On 7/8/25 9:42 PM, Cong Wang wrote:
> (Cc LKML for more audience, since this clearly breaks potentially useful
> use cases)
> 
> On Tue, Jul 08, 2025 at 04:43:26PM +0000, William Liu wrote:
>> netem_enqueue's duplication prevention logic breaks when a netem
>> resides in a qdisc tree with other netems - this can lead to a
>> soft lockup and OOM loop in netem_dequeue, as seen in [1].
>> Ensure that a duplicating netem cannot exist in a tree with other
>> netems.
> 
> As I already warned in your previous patchset, this breaks the following
> potentially useful use case:
> 
> sudo tc qdisc add dev eth0 root handle 1: mq
> sudo tc qdisc add dev eth0 parent 1:1 handle 10: netem duplicate 100%
> sudo tc qdisc add dev eth0 parent 1:2 handle 20: netem duplicate 100%
> 
> I don't see any logical problem of such use case, therefore we should
> consider it as valid, we can't break it.

My understanding is that even the solution you proposed breaks a
currently accepted configuration:

https://lore.kernel.org/netdev/CAM0EoMmBdZBzfUAms5-0hH5qF5ODvxWfgqrbHaGT6p3-uOD6vg@mail.gmail.com/

I call them (both the linked one and the inline one) 'configurations'
instead of 'use-cases' because I don't see how any of them could have
real users, other than: https://xkcd.com/1172/.
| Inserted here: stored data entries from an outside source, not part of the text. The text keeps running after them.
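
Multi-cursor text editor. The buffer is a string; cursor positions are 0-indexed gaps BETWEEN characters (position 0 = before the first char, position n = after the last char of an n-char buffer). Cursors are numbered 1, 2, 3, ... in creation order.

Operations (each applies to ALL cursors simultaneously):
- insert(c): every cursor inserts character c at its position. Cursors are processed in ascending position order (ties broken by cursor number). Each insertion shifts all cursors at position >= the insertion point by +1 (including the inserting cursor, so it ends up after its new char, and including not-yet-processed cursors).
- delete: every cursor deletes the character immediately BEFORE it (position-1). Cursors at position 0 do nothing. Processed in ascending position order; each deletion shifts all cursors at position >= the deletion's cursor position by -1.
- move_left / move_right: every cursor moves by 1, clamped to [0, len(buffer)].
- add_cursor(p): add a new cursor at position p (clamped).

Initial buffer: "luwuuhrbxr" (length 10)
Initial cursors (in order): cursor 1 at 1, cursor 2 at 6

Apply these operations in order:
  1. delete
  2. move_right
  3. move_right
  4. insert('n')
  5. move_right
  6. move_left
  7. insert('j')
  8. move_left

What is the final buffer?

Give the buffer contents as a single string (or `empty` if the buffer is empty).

After op 1 (delete): buffer="uwuurbxr" (len 8), cursors c1@0 c2@4, authorship ........
After op 2 (move_right): buffer="uwuurbxr" (len 8), cursors c1@1 c2@5, authorship ........
After op 3 (move_right): buffer="uwuurbxr" (len 8), cursors c1@2 c2@6, authorship ........
After op 4 (insert('n')): buffer="uwnuurbnxr" (len 10), cursors c1@3 c2@8, authorship ..1....2..
After op 5 (move_right): buffer="uwnuurbnxr" (len 10), cursors c1@4 c2@9, authorship ..1....2..
After op 6 (move_left): buffer="uwnuurbnxr" (len 10), cursors c1@3 c2@8, authorship ..1....2..
After op 7 (insert('j')): buffer="uwnjuurbnjxr" (len 12), cursors c1@4 c2@10, authorship ..11....22..
After op 8 (move_left): buffer="uwnjuurbnjxr" (len 12), cursors c1@3 c2@9, authorship ..11....22..

Answer: uwnjuurbnjxr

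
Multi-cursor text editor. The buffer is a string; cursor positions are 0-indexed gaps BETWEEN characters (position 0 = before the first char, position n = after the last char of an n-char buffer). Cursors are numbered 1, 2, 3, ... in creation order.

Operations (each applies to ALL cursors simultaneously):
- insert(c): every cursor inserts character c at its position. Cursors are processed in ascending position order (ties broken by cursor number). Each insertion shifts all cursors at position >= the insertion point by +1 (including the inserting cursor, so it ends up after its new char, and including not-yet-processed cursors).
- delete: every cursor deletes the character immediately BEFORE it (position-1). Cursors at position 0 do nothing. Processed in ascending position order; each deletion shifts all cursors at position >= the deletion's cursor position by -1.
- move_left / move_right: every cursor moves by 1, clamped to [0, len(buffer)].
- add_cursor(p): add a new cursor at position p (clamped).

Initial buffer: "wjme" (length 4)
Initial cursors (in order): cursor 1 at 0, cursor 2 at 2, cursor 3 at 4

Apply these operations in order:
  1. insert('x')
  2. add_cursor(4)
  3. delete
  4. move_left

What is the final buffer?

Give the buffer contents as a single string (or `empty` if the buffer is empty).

After op 1 (insert('x')): buffer="xwjxmex" (len 7), cursors c1@1 c2@4 c3@7, authorship 1..2..3
After op 2 (add_cursor(4)): buffer="xwjxmex" (len 7), cursors c1@1 c2@4 c4@4 c3@7, authorship 1..2..3
After op 3 (delete): buffer="wme" (len 3), cursors c1@0 c2@1 c4@1 c3@3, authorship ...
After op 4 (move_left): buffer="wme" (len 3), cursors c1@0 c2@0 c4@0 c3@2, authorship ...

Answer: wme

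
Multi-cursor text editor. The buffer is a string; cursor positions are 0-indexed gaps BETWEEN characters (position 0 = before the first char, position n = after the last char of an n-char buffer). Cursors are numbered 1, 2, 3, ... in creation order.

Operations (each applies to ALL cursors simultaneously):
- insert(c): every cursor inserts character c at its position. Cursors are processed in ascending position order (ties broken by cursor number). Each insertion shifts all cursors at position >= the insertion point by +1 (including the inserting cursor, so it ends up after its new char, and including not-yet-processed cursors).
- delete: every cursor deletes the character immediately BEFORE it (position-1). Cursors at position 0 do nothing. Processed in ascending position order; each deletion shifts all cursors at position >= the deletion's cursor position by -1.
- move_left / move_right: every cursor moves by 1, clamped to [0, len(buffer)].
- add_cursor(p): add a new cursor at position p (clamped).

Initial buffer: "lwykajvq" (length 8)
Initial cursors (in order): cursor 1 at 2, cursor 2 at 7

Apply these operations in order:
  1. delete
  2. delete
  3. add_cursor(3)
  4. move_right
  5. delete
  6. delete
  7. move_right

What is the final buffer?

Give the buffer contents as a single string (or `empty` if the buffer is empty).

After op 1 (delete): buffer="lykajq" (len 6), cursors c1@1 c2@5, authorship ......
After op 2 (delete): buffer="ykaq" (len 4), cursors c1@0 c2@3, authorship ....
After op 3 (add_cursor(3)): buffer="ykaq" (len 4), cursors c1@0 c2@3 c3@3, authorship ....
After op 4 (move_right): buffer="ykaq" (len 4), cursors c1@1 c2@4 c3@4, authorship ....
After op 5 (delete): buffer="k" (len 1), cursors c1@0 c2@1 c3@1, authorship .
After op 6 (delete): buffer="" (len 0), cursors c1@0 c2@0 c3@0, authorship 
After op 7 (move_right): buffer="" (len 0), cursors c1@0 c2@0 c3@0, authorship 

Answer: empty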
TC historically allowing every configuration, even non completely
nonsensical ones, makes very hard to impossible to address this kind of
issues without breaking any previously accepted configuration.

My personal take would be to go with the change posted here: IMHO
keeping the fix self-encapsulated is better than saving an handful of
LoC and spreading the hack in more visible part of the code.

@Cong: would you reconsider your position?